Of all available forms of business bankruptcy, Chapter 11 is the only one that allows for restructuring of a jointly-owned business, LLC or corporation (Chapter 13 restructuring is only available for sole proprietorships). Although the Chapter 11 process can be difficult, it is an opportunity to revive a business that may still be viable despite unanticipated hardships.
Many companies find themselves in situations like this because the economy is unpredictable. Even factors like fluctuations in the cost of manufacturing materials can severely strain a business’ bottom line.
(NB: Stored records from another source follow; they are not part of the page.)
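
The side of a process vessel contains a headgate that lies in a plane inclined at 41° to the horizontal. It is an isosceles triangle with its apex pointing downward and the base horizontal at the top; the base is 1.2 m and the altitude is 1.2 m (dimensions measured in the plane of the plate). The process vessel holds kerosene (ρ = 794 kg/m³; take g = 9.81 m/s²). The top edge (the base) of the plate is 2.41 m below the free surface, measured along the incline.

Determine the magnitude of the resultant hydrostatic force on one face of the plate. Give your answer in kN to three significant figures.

F ≈ 10.3 kN

γ = ρg = 794 × 9.81 / 1000 = 7.78914 kN/m³.
Let θ = 41° be the plate's angle to the horizontal; measure y along the incline from where the plane meets the free surface. Vertical depth h = y·sinθ with sinθ = 0.656059.
With the apex down, the centroid sits h/3 = 1.2/3 = 0.4 m below the base (the top edge), so y_c = 2.41 + 0.4 = 2.81 m and h_c = 2.81 × 0.656059 = 1.84353 m.
A = ½ × 1.2 × 1.2 = 0.72 m².
Resultant F = γ·h_c·A = 7.78914 × 1.84353 × 0.72 = 10.3388 kN.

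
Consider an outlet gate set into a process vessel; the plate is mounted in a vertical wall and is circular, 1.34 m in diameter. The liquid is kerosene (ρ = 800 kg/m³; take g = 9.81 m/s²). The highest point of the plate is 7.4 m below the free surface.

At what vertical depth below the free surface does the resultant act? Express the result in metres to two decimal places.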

This was one of the factors cited in a recent Chapter 11 filing by Florida-based Hollander Sleep Products, which bills itself as the largest manufacturer of bed pillows in the world (it also makes other bedding products as well).
A restructuring specialist explained that Hollander has experienced a liquidity problem because of “substantial” price increases on materials like feathers, fiber and down. These increases “have significantly reduced Hollander’s profit margins for many products, which are generally sold on low profit margins to begin with.”
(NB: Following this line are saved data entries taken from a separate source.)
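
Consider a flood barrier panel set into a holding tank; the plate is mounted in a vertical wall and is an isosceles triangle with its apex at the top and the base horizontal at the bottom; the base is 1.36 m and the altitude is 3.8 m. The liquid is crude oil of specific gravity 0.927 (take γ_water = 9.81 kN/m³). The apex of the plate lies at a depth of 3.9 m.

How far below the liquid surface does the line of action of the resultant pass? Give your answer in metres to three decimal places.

γ = 0.927 × 9.81 = 9.09387 kN/m³.
With the apex up, the centroid sits 2h/3 = 2 × 3.8/3 = 2.53333 m below the apex, so the centroid depth is h_c = 3.9 + 2.53333 = 6.43333 m.
A = ½ × 1.36 × 3.8 = 2.584 m².
Resultant F = γ·h_c·A = 9.09387 × 6.43333 × 2.584 = 151.174 kN.
I_c = b·h³/36 = 1.36 × 3.8³/36 = 2.07294 m⁴.
Centre of pressure: y_p = y_c + I_c/(y_c·A) = 6.43333 + 2.07294/(6.43333 × 2.584) = 6.43333 + 0.124698 = 6.55803 m along the plane.

h_p = 6.558 m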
The company will be making other strategic changes as well in order to regain financial health, but the in the meantime, it has convinced lenders to convert $166.5 million of its debt into equity, which should significantly help in its turnaround efforts.
As a business owner, you have likely felt vulnerable to market forces like the cost of raw materials, consumer confidence and other factors beyond your control. If you are facing serious debt but your core business plan remains profitable, filing for Chapter 11 could be the most appropriate course of action to restructure and revive your company.